T2 is a brilliant rendition of the mad scientist myth.  Three heroes, John Connor, his mom, and John's cyborg protector, hustle to stop the mad scientist before he can invent the basic technology that leads to Skynet. To stay alive, they have to stay out of the clutches of a new kind of Terminator who, though Cameron and Hurd call him a machine, is depicted, especially in his grotesque death throes, as essentially organic or worse. Unlike the Terminator in T1, who is a machine disguised as a man, the Terminator in T2 is an organic whole, not an assemblage of parts, and, although it's possible to read "machine" into his strength, agility and relentless focus, when he's consigned to a caldron of molten steel at the climax of the film, he shape shifts, writhes and bellows in agony like a monstrous animal or demon.

T2 is remarkably misanthropic and predictably iconoclastic in its assault on the usual people and institutions, including Ma Bell, bank machines, cops, bikers, foster parents and the city of Los Angeles, which is flattened by a hydrogen bomb. But T2’s rendition of the cyborg who is sent back through time to protect John Connor is heroic. And, just in case we can't follow the sub-text, T2 spells it out for us in a voice-over by Sarah Connor. Watching the cyborg and her kid, Sarah says: "Watching John with the machine, it was suddenly so clear. The Terminator would never stop. It would never leave him. And it would never hurt him, never shout at him, or get drunk and hit him, or say it was too busy to spend time with him. It would always be there. And it would die to protect him. Of all the would-be fathers who came and went over the years, this thing, this machine, was the only one who measured up. In an insane world, it was the sanest choice."
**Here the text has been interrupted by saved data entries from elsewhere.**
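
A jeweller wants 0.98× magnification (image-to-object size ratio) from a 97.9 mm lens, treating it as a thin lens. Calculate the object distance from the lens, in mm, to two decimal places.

197.80 mm

With m = dᵢ/dₒ and 1/f = 1/dₒ + 1/dᵢ, substituting dᵢ = m·dₒ gives 1/f = (1 + 1/m)/dₒ, hence dₒ = f·(1 + 1/m).
dₒ = 97.9 × (1 + 1/0.98) = 97.9 × 2.02041 ≈ 197.798 mm.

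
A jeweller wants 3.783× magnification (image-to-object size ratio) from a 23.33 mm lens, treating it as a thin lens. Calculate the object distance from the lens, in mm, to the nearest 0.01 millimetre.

With m = dᵢ/dₒ and 1/f = 1/dₒ + 1/dᵢ, substituting dᵢ = m·dₒ gives 1/f = (1 + 1/m)/dₒ, hence dₒ = f·(1 + 1/m).
dₒ = 23.33 × (1 + 1/3.783) = 23.33 × 1.26434 ≈ 29.497 mm.

29.50 mm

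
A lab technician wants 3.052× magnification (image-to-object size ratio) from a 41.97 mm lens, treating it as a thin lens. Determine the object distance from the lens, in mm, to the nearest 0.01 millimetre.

With m = dᵢ/dₒ and 1/f = 1/dₒ + 1/dᵢ, substituting dᵢ = m·dₒ gives 1/f = (1 + 1/m)/dₒ, hence dₒ = f·(1 + 1/m).
dₒ = 41.97 × (1 + 1/3.052) = 41.97 × 1.32765 ≈ 55.722 mm.

55.72 mm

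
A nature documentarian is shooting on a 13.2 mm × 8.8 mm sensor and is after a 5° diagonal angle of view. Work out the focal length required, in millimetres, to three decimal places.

181.678 mm

Sensor diagonal = √(13.2² + 8.8²) = √251.6800 ≈ 15.8644 mm.
From α = 2·arctan(d/2f) we get f = d / (2·tan(α/2)).
With d = 15.8644 mm and α/2 = 2.5°, tan(α/2) ≈ 0.04366, so f ≈ 15.8644 / 0.08732 ≈ 181.6775 mm.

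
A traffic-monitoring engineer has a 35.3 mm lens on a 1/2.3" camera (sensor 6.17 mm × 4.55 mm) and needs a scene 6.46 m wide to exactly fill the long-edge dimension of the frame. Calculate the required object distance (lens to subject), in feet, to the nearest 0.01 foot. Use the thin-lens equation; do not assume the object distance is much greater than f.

W: 6.46 m = 6460 mm.
Magnification m = w/W = dᵢ/dₒ; combined with 1/f = 1/dₒ + 1/dᵢ this gives dₒ = f·(1 + W/w).
dₒ = 35.3 mm × (1 + 6460/6.17) = 35.3 × 1048.0016 ≈ 36994.457 mm = 36994.457/304.8 ft = 121.373 ft.

121.37 ft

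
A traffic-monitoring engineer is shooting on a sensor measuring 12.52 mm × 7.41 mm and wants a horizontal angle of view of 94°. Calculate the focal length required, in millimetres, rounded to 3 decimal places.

From α = 2·arctan(w/2f) we get f = w / (2·tan(α/2)).
With w = 12.52 mm and α/2 = 47°, tan(α/2) ≈ 1.07237, so f ≈ 12.52 / 2.14474 ≈ 5.8375 mm.

5.838 mm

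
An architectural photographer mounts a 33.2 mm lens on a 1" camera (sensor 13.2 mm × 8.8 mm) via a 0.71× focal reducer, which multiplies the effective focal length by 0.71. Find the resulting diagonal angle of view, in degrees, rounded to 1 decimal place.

Effective focal length f = 33.2 × 0.71 = 23.572 mm.
Sensor diagonal = √(13.2² + 8.8²) = √251.6800 ≈ 15.8644 mm.
α = 2·arctan(15.864 / (2 × 23.572)) = 2·arctan(0.33651) ≈ 37.1972°.

37.2°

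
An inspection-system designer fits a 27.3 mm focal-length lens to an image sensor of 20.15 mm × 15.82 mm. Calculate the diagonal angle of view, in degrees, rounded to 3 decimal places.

50.272°

Sensor diagonal = √(20.15² + 15.82²) = √656.2949 ≈ 25.6183 mm.
Angle of view α = 2·arctan(d/2f) with d = 25.6183 mm and f = 27.3 mm.
d/2f = 0.46920; arctan(0.46920) ≈ 25.1359°, so α ≈ 50.2718°.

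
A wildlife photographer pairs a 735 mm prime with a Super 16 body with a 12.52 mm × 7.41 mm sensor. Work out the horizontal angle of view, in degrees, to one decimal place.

1.0°

Angle of view α = 2·arctan(w/2f) with w = 12.52 mm and f = 735 mm.
w/2f = 0.00852; arctan(0.00852) ≈ 0.4880°, so α ≈ 0.9760°.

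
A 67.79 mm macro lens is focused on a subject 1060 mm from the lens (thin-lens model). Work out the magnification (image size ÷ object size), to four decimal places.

0.0683×

Thin lens: 1/f = 1/dₒ + 1/dᵢ → 1/dᵢ = 1/67.79 − 1/1060 = 0.0138080 mm⁻¹, so dᵢ ≈ 72.4216 mm.
Magnification m = dᵢ/dₒ = 72.4216/1060 ≈ 0.06832.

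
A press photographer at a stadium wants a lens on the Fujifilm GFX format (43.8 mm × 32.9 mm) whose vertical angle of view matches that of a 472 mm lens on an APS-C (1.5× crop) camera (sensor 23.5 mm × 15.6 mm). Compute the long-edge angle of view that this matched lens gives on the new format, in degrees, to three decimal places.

2.521°

Equal vertical AOV ⇒ f₂ = f₁ · 32.9/15.6 = 472 × 2.10897 ≈ 995.4359 mm.
Long-edge AOV on the new format = 2·arctan(43.8 / (2 × 995.4359)) = 2·arctan(0.02200) ≈ 2.5207°.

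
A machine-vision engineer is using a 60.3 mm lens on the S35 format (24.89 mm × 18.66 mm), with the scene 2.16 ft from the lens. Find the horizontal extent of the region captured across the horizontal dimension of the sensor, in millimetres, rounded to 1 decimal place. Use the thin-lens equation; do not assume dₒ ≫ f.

dₒ: 2.16 ft × 304.8 mm/ft = 658.37 mm.
Similar triangles through the lens centre give W/dₒ = w/dᵢ; with 1/f = 1/dₒ + 1/dᵢ this gives W = w·(dₒ − f)/f.
W = 24.89 mm × (658.368 − 60.3) / 60.3 = 24.89 × 9.9182 ≈ 246.864 mm.

246.9 mm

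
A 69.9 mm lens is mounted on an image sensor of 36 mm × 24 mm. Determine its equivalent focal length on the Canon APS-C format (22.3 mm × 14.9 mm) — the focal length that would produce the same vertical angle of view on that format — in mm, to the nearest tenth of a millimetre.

43.4 mm

Equal angle of view means equal height/f ratio, so f₂ = f₁ · (height₂/height₁) = 69.9 × 14.9/24.
f₂ = 69.9 × 0.62083 ≈ 43.396 mm.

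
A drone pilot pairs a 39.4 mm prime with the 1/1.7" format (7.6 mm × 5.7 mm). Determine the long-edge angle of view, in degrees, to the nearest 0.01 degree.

Angle of view α = 2·arctan(w/2f) with w = 7.6 mm and f = 39.4 mm.
w/2f = 0.09645; arctan(0.09645) ≈ 5.5089°, so α ≈ 11.0179°.

11.02°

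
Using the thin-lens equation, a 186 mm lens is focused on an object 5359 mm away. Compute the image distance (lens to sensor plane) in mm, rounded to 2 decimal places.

192.69 mm

1/dᵢ = 1/f − 1/dₒ = 1/186 − 1/5359 = 0.0051897 mm⁻¹.
dᵢ = 1/0.0051897 ≈ 192.6878 mm.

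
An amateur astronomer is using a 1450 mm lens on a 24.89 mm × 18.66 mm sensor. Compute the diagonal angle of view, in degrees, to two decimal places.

1.23°

Sensor diagonal = √(24.89² + 18.66²) = √967.7077 ≈ 31.1080 mm.
Angle of view α = 2·arctan(d/2f) with d = 31.1080 mm and f = 1450 mm.
d/2f = 0.01073; arctan(0.01073) ≈ 0.6146°, so α ≈ 1.2292°.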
In the film's Wagnerian finale, the cyborg sacrifices himself to save the human race by following his evil counterpart into the cauldron to make sure that the last remnant of the mad scientist's work, the computer chip inside the cyborg's own head, is destroyed. As the cyborg prepares to enter the flames, Cameron and Hurd use a series of close-ups to create a beautiful portrait of The Cyborg. Half of the face is human, the other half, where the skin has been torn away to reveal the gleaming metal armor underneath, is machine.



But there is more.  In Terminator 2: Judgment Day, James Cameron and Gayle Anne Hurd gave us our first glimpse of a new, still unformed technology that might replace the machine as the not-us adversary upon which we project our worst fears. Having united human and machine through the myth of The Cyborg, having accepted the machine model of human intelligence and anatomy to the extent that we understood ourselves better as machines than as animals, having realized that we are evolving, not into angels but into machines, we have joined with The Cyborg to face the uncertain, and, because our paranoia stays one step ahead of us, always dangerous natural and supernatural worlds. The myth of the evil machine is dead. We are ready to confront, in myth and in art, the potential of bioengineering and of our own over-heated subconscious minds.